# Gap



## joe5986 (Oct 11, 2010)

Not exactly sure what section to post this in

I needed to replace some trim work where part of my old house meets my addition, and after removal of the 1.75" wide x .25" thick piece of stock i discovered a gap that travels from the floor to the doorway (around 6.5') on both sides. Ideally id like to fill this in and make it smooth all the way up. Gap is less than 1/4" wide at its widest point, and is only that wide for a small portion. What would be the best way to do this? Wood filler? drywall tape/mud? Any suggestions?!

thanks guys


----------



## tcleve4911 (Dec 16, 2006)

Bondo can be you're buddy.
Scrape and rough sand the area so it's relatively smooth.
Remove as much dust as you can.
Mix up only enough bondo you can spread before it dries.
Plan on multiple coats.

Tip: you can shave the high spots off the bondo very easily if you let it set up and then pare it off with a sharp chisel before it gets completely hard
It beats the heck out of sanding.


----------



## wood8671 (Jan 13, 2013)

Bondo is a great friend, I suggest letting it set for 2-3 min. them running a surform drywall rasp over it, then just needs a little sanding. you might also put some expansion foam or backer rod in.


----------



## joe5986 (Oct 11, 2010)

I have no experience with bondo to date- tough product to use? 

sounds like some expansion foam is a great idea to give the bondo something to hold onto- thank you!


----------



## cfullen (Apr 9, 2012)

Make sure you have a clean surface for it to bond to. Just read the label. The redder you mix it, the "hotter" it is. Go for a fleshy tone. Its cake to work with once you get the hang of it. Just be sure to mix it up completely. Also, don't use the top to mix it in. I use a scrap piece of plywood. I find it easier to get completely mixed together. One of my first carpenters I worked with used to say how much he loved the smell of bondo in the morning... 
Good Luck.


----------



## RogerInColorado (Jan 16, 2013)

I don't think expansion foam. I think backer rod. I've had experience with expansion foam expanding things out of whack. A strip of backer rod is also a lot cheaper than a can of foam. I agree with the Bondo. Great stuff, shallow learning curve.


----------



## tcleve4911 (Dec 16, 2006)

joe5986 said:


> I have no experience with bondo to date- tough product to use?
> 
> sounds like some expansion foam is a great idea to give the bondo something to hold onto- thank you!


It's very easy.
The bondo is gray and the hardener is red.
When you mix it, it's very easy to see that it's thoroughly blended just by looking at the color uniformity.
Don't mix more that you can apply in a short period of time.

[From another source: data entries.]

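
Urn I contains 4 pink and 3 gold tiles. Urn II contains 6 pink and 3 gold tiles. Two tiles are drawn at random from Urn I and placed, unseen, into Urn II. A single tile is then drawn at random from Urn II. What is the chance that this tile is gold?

Condition on how many of the transferred tiles are gold (from Urn I: 3 gold of 7; then Urn II has 11 total).
  0 gold: C(3,0)C(4,2)/C(7,2) = 2/7; then P = 3/11
  1 gold: C(3,1)C(4,1)/C(7,2) = 4/7; then P = 4/11
  2 gold: C(3,2)C(4,0)/C(7,2) = 1/7; then P = 5/11
P(gold from Urn II) = 27/77 ≈ 0.3506.

27/77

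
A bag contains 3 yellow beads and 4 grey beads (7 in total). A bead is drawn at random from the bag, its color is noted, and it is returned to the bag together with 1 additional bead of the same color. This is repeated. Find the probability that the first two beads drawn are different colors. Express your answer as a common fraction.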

I like using scraps of melamine or laminate to mix it on. 
Plywood seems to suck the moisture out of it making it dry quicker than I want.


----------



## TimPa (Jan 27, 2010)

since this is an area that may require movement, i would opt for a product that doesn't harden (like bondo). I would probably spend some time getting a full crack of paintable caulk (big stretch), then paint it. or, maybe put trim back on.


----------



## ryan50hrl (Jun 30, 2012)

Is use low expanding foam. Put tape over the gap, inject foam through the tape every foot or two, let it dry and remove the tape and you'll have a flat and insulated gap.


----------



## windygorge (Feb 20, 2013)

Bondo for sure as a filler. Fill and glue with wood first, then Bondo. Recess wood slightly though. Sand, prime, then paint


----------



## windygorge (Feb 20, 2013)

Bondo for sure as a filler. Fill and glue with wood first, then Bondo. Recess wood slightly though. Sand, prime, then paint. If there is lots of movement in the joint, you Probably should think about putting the strip back on. Nail one side and let the other float. Fill the gap with foam
And or caulk


----------



## Steve Neul (Sep 2, 2011)

I agree with windygorge, bondo is a really good filler but the gap shown is too big. Large amounts of bondo can crack especially on wood. I would fill as much of the gap as possible with wood first before using bondo.


----------